Dropout is a simple way to prevent neural networks from overfitting. It has been proven to be significantly effective in many machine learning areas, such as image classification, speech recognition, and even natural language processing. 

Before Batch Normalization, it became a necessity of all the state-of-the-art networks and successfully boosted their performances against overfitting risks, despite its amazing simplicity.

Dropout can be interpreted as a way of regularizing a neural network by adding noise to its hidden units. Specifically, it involves multiplying hidden activations by Bernoulli distributed random variables which take the value 1 with probability p (0 ≤ p ≤ 1) and 0 otherwise. 

Where Should Place Dropout Layer

Importantly, the test scheme is quite different from training. During training, the information flow goes through the dynamic sub-network. In the test phase, the Dropout retention ratio scales the neural responses.

Batch Normalization

Batch Normalization is a powerful skill that not only sped up all networks but also improved upon their strong baselines by acting as regularizers. Therefore, Batch Normalization has been adopted in nearly all the recent network structures and demonstrates its great practicability and effectiveness.

Batch Normalization normalizes each neuron into zero mean and unit variance. The normalization of activations that depends on the mini-batch allows efficient training but is neither necessary nor desirable during inference.

Batch Normalization vs Dropout

Dropout and Batch Normalization often lead to a worse performance when they are combined together in many modern neural networks, but cooperate well sometimes as in Wide ResNet (WRN).

Dropout shifts the variance of a specific neural unit when we transfer the state of that network from training to test. However, Batch Normalization maintains its statistical variance, which is accumulated from the entire learning procedure, in the test phase. The inconsistency of variances in Dropout and Bath Normalization causes unstable numerical behavior in the inference that leads to erroneous predictions finally.

Order of Batch Normalization and Dropout

Dropout tries to keep the same mean of the outputs, but it does change the standard deviation, which will cause a huge difference in the Batch Normalization between training and validation.

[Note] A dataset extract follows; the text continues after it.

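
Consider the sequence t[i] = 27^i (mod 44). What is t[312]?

25

Listing terms: t[1] = 27, t[2] = 25, t[3] = 15, t[4] = 9, t[5] = 23, t[6] = 5, t[7] = 3, t[8] = 37, t[9] = 31, t[10] = 1, t[11] = 27.
The sequence repeats with period 10.
So t[312] = t[1 + ((312-1) mod 10)] = t[2] = 25.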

During training, the Batch Normalization receives changed standard deviations, accumulates, and stores them. During validation, the dropouts are turned off, the standard deviation is not a changed one anymore, but the original. But Batch Normalization, because it’s in validation, will not use the batch statistics, but the stored statistics, which will be very different from the batch statistics.

Order of Batch Normalization and Dropout

The first and most important rule is, don’t place a Batch Normalization after a Dropout. As the paper by Ioffe and Szegedy mentioned Batch Normalization directly after a Convolutional layer but before the activation function.

Dropout for Convolutional Layer

Convolutional layer output is a set of feature maps. In 2D image processing, these feature maps are grayscale images that correspond to common shapes in the image set.

Applying Dropout after Convolutional layers does not do what you would expect, because the values in feature maps are strongly correlated. Dropout is generally used after a Dense.

In the original paper that proposed dropout layers, by Hinton (2012), dropout (with p=0.5) was used on each of the fully connected (dense) layers before the output; it was not used on the convolutional layers.

Order of Batch Normalization and Activation

In the Ioffe and Szegedy 2015, “We would like to ensure that for any parameter values, the network always produces activations with the desired distribution”. So the Batch Normalization Layer is actually inserted right after a Conv Layer/Fully Connected Layer, but before feeding into ReLu (or any other kinds of) activation.

Order of Batch Normalization and Activation

Order of Dropout and Activation

With ‘relu‘, there is no difference, the results are exactly the same. With activations that are not centered, such as ‘sigmoid’ putting a dropout before the activation will not result in “zeros”, but in other values. For a sigmoid, the final result of the dropout before it would be 0.5.

If you add a ‘tanh‘ after a dropout, for instance, you will have the zeros, but the scaling that the dropout applies to keep the same mean will be distorted by the tanh. So in summary, the order of using batch normalization and dropout is:

Order of Batch Normalization Activation Dropout

Conclusion

Dropout and Batch Normalization is two powerful methods that always fail to obtain an extra reward when combined together practically. In fact, a modern network even performs worse and unsatisfactorily when it is equipped with Batch Normalization and Dropout simultaneously in their bottleneck blocks.

Batch Normalization eliminates the need for Dropout in some cases, and thus conjectured that Bath Normalization provides similar regularization benefits as Dropout intuitively. More evidence is provided in recent architectures such as ResNet/PreResNet, ResNeXt, DenseNet, where the best performances are all obtained by BN with the absence of Dropout.